Innovative Exploitation of Grating-Coupled Surface Plasmon Resonance for Sensing

Surface Plasmon Polaritons (SPPs) are confined solutions of Maxwell’s equations which propagate at the interface between a metal and a dielectric medium and have origin from the coupling of the electromagnetic field with electron-plasma density oscillations inside the metal [1]. SPPs are localized in the direction perpendicular to the interface: field intensity decays exponentially from the surface with an extension length of the same order of the wavelength inside the dielectric and almost one order shorter in the metal [2]. These features make SPPs extremely sensitive to optical and geometrical properties of the supporting interface, such as shape, roughness and refractive indices of the facing media. Since these modes have a non-radiative nature, the excitation by means of a wave illuminating the metallic surface is possible only in the configurations providing the wavevector-matching between the incident light and SPP dispersion law (Surface Plasmon Resonance – SPR, see Figure 1). Prism-Coupling SPR (PCSPR) exploits a prism in order to properly increase incident light momentum and achieve SPP excitation, however this setup suffers from cumbersome prism alignment and it is not suitable for miniaturization and integration. A more amenable and cheaper solution consists in Grating-Coupling SPR (GCSPR), where the metal surface is modulated with a periodic corrugation.
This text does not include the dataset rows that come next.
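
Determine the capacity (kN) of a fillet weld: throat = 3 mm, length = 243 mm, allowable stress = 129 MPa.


Strength = throat * length * allowable stress
= 3 * 243 * 129 N
= 94041 N
= 94.04 kN

94.04 kN


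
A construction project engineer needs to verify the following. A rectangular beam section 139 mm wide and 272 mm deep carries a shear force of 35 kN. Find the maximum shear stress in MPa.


A = b * h = 139 * 272 = 37808 mm^2
V = 35 kN = 35000.0 N
tau_max = 1.5 * V / A = 1.5 * 35000.0 / 37808
= 1.3886 MPa

1.3886 MPa


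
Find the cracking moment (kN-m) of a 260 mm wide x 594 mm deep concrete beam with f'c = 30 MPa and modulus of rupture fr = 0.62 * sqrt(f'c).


fr = 0.62 * sqrt(30) = 0.62 * 5.4772 = 3.3959 MPa
I = 260 * 594^3 / 12 = 4540999320.0 mm^4
y_t = 297.0 mm
M_cr = fr * I / y_t = 3.3959 * 4540999320.0 / 297.0 N-mm
= 51.9215 kN-m

51.9215 kN-m


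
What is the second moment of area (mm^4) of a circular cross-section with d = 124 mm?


r = d / 2 = 124 / 2 = 62.0 mm
I = pi * r^4 / 4 = pi * 62.0^4 / 4
= 11605307.16 mm^4

11605307.16 mm^4


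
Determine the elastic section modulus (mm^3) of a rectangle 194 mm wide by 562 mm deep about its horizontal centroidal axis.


S = b * h^2 / 6
= 194 * 562^2 / 6
= 194 * 315844 / 6
= 10212289.33 mm^3

10212289.33 mm^3


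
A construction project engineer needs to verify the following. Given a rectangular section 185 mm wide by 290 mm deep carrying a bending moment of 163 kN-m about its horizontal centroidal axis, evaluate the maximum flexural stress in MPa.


I = b * h^3 / 12 = 185 * 290^3 / 12 = 375997083.33 mm^4
y = h / 2 = 290 / 2 = 145.0 mm
M = 163 kN-m = 163000000.0 N-mm
sigma = M * y / I = 163000000.0 * 145.0 / 375997083.33
= 62.86 MPa

62.86 MPa


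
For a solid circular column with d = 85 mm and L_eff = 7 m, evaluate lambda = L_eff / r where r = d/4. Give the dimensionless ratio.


Radius of gyration r = d / 4 = 85 / 4 = 21.25 mm
L_eff = 7000.0 mm
Slenderness ratio = L / r = 7000.0 / 21.25 = 329.41 (dimensionless)

329.41 (dimensionless)


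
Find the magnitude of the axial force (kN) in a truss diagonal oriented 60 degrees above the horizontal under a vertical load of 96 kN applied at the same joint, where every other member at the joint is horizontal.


At the joint, only the diagonal has a vertical component, so vertical equilibrium gives:
F * sin(60) = 96
F = 96 / sin(60)
= 96 / 0.866025
= 110.85 kN

110.85 kN


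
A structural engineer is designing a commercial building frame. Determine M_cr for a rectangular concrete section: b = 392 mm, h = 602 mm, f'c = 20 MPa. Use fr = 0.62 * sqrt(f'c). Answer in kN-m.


fr = 0.62 * sqrt(20) = 0.62 * 4.4721 = 2.7727 MPa
I = 392 * 602^3 / 12 = 7126795461.33 mm^4
y_t = 301.0 mm
M_cr = fr * I / y_t = 2.7727 * 7126795461.33 / 301.0 N-mm
= 65.65 kN-m

65.65 kN-m


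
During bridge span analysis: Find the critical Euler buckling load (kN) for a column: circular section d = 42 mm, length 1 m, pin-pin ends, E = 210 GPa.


I = pi * d^4 / 64 = 152745.02 mm^4
L = 1000.0 mm
P_cr = pi^2 * E * I / L^2
= 9.8696 * 210000.0 * 152745.02 / 1000.0^2
= 316581.91 N = 316.5819 kN

316.5819 kN


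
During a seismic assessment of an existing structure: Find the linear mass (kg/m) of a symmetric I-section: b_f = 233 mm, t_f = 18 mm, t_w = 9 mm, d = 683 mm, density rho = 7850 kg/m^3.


A_flanges = 2 * 233 * 18 = 8388 mm^2
A_web = (683 - 2 * 18) * 9 = 5823 mm^2
A_total = 8388 + 5823 = 14211 mm^2 = 0.014211 m^2
Weight = rho * A = 7850 * 0.014211 = 111.5563 kg/m

111.5563 kg/m


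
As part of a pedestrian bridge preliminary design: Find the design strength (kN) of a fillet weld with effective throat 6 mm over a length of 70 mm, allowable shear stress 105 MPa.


Strength = throat * length * allowable stress
= 6 * 70 * 105 N
= 44100 N
= 44.1 kN

44.1 kN


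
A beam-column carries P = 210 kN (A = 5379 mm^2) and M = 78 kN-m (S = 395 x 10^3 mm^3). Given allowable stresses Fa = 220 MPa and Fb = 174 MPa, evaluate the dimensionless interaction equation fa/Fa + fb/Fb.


f_a = P / A = 210000.0 / 5379 = 39.0407 MPa
f_b = M / S = 78000000.0 / 395000.0 = 197.4684 MPa
Ratio = f_a / Fa + f_b / Fb
= 39.0407 / 220 + 197.4684 / 174
= 1.3123 (dimensionless)

1.3123 (dimensionless)


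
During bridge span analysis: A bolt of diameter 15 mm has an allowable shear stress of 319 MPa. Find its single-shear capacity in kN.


A = pi * d^2 / 4 = pi * 15^2 / 4 = 176.7146 mm^2
V = f_v * A / 1000 = 319 * 176.7146 / 1000
= 56.372 kN

56.372 kN


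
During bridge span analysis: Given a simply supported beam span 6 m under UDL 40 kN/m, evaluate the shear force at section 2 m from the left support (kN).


R_A = w * L / 2 = 40 * 6 / 2 = 120.0 kN
V(x) = R_A - w * x = 120.0 - 40 * 2
= 40.0 kN

40.0 kN


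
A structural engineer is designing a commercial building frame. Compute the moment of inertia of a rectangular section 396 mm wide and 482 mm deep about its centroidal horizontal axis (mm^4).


I = b * h^3 / 12
= 396 * 482^3 / 12
= 396 * 111980168 / 12
= 3695345544.0 mm^4

3695345544.0 mm^4


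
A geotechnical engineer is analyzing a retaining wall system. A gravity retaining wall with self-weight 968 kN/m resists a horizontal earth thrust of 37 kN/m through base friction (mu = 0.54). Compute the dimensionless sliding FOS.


Resisting force = mu * W = 0.54 * 968 = 522.72 kN/m
FOS = Resisting / Driving = 522.72 / 37
= 14.1276 (dimensionless)

14.1276 (dimensionless)


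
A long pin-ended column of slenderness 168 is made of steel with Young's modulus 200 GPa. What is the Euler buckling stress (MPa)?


sigma_cr = pi^2 * E / lambda^2
= 9.8696 * 200000.0 / 168^2
= 9.8696 * 200000.0 / 28224
= 69.9377 MPa

69.9377 MPa


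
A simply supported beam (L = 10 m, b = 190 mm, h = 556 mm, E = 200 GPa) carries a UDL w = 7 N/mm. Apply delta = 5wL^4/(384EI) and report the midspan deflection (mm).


I = 190 * 556^3 / 12 = 2721427253.33 mm^4
L = 10000.0 mm, w = 7 N/mm, E = 200000.0 MPa
delta = 5 * w * L^4 / (384 * E * I)
= 5 * 7 * 10000.0^4 / (384 * 200000.0 * 2721427253.33)
= 1.6746 mm

1.6746 mm


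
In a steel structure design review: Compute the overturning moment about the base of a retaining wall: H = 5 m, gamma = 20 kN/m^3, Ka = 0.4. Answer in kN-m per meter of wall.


Pa = 0.5 * Ka * gamma * H^2
= 0.5 * 0.4 * 20 * 5^2
= 100.0 kN/m
Arm = H / 3 = 5 / 3 = 1.6667 m
Mo = Pa * arm = Pa * H / 3 = 100.0 * 5 / 3 = 166.6667 kN-m/m

166.6667 kN-m/m


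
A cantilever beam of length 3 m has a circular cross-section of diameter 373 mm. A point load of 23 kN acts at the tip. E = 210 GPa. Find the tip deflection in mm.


I = pi * d^4 / 64 = pi * 373^4 / 64 = 950178558.36 mm^4
L = 3000.0 mm, P = 23000.0 N, E = 210000.0 MPa
delta = P * L^3 / (3 * E * I)
= 23000.0 * 3000.0^3 / (3 * 210000.0 * 950178558.36)
= 1.0374 mm

1.0374 mm


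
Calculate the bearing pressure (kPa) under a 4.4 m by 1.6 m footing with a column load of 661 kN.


A = 4.4 * 1.6 = 7.04 m^2
q = P / A = 661 / 7.04
= 93.892 kPa

93.892 kPa


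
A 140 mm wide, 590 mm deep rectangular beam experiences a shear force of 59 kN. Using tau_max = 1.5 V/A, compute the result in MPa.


A = b * h = 140 * 590 = 82600 mm^2
V = 59 kN = 59000.0 N
tau_max = 1.5 * V / A = 1.5 * 59000.0 / 82600
= 1.0714 MPa

1.0714 MPa


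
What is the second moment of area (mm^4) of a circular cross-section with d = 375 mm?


r = d / 2 = 375 / 2 = 187.5 mm
I = pi * r^4 / 4 = pi * 187.5^4 / 4
= 970722217.33 mm^4

970722217.33 mm^4


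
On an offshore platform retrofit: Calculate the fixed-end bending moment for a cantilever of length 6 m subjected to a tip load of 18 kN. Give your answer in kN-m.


For a cantilever with a point load at the free end:
M_max = P * L = 18 * 6 = 108 kN-m

108 kN-m


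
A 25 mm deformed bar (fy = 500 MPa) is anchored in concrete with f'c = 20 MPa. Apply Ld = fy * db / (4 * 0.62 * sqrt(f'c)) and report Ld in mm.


Ld = (fy * db) / (4 * 0.62 * sqrt(f'c))
= (500 * 25) / (4 * 0.62 * sqrt(20))
= 12500 / 11.0909
= 1127.05 mm

1127.05 mm


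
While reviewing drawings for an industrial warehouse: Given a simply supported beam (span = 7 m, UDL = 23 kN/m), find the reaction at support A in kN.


Total load = w * L = 23 * 7 = 161 kN
By symmetry, each reaction R = total / 2 = 161 / 2 = 80.5 kN

80.5 kN


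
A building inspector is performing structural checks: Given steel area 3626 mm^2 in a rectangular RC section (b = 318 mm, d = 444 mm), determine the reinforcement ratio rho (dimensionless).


rho = As / (b * d)
= 3626 / (318 * 444)
= 3626 / 141192
= 0.025681 (dimensionless)

0.025681 (dimensionless)


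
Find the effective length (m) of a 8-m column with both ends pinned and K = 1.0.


L_eff = K * L
= 1.0 * 8
= 8.0 m

8.0 m


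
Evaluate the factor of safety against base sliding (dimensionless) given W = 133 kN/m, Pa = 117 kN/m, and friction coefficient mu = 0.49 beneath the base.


Resisting force = mu * W = 0.49 * 133 = 65.17 kN/m
FOS = Resisting / Driving = 65.17 / 117
= 0.557 (dimensionless)

0.557 (dimensionless)


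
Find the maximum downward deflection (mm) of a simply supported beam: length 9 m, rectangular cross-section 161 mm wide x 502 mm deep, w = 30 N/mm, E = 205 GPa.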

The plasmonic behaviour of these modulated metallic surfaces had been discovered since the early years of the last century by R.W. Wood [3] and the connection between Wood's anomalies and surface plasmons was finally established by J.J. Cowan and E.T. Arakawa [4]. A plane-wave illuminating the patterned area is diffracted by the periodic structure and it is possible for at least one of the diffracted orders to couple with SPP modes.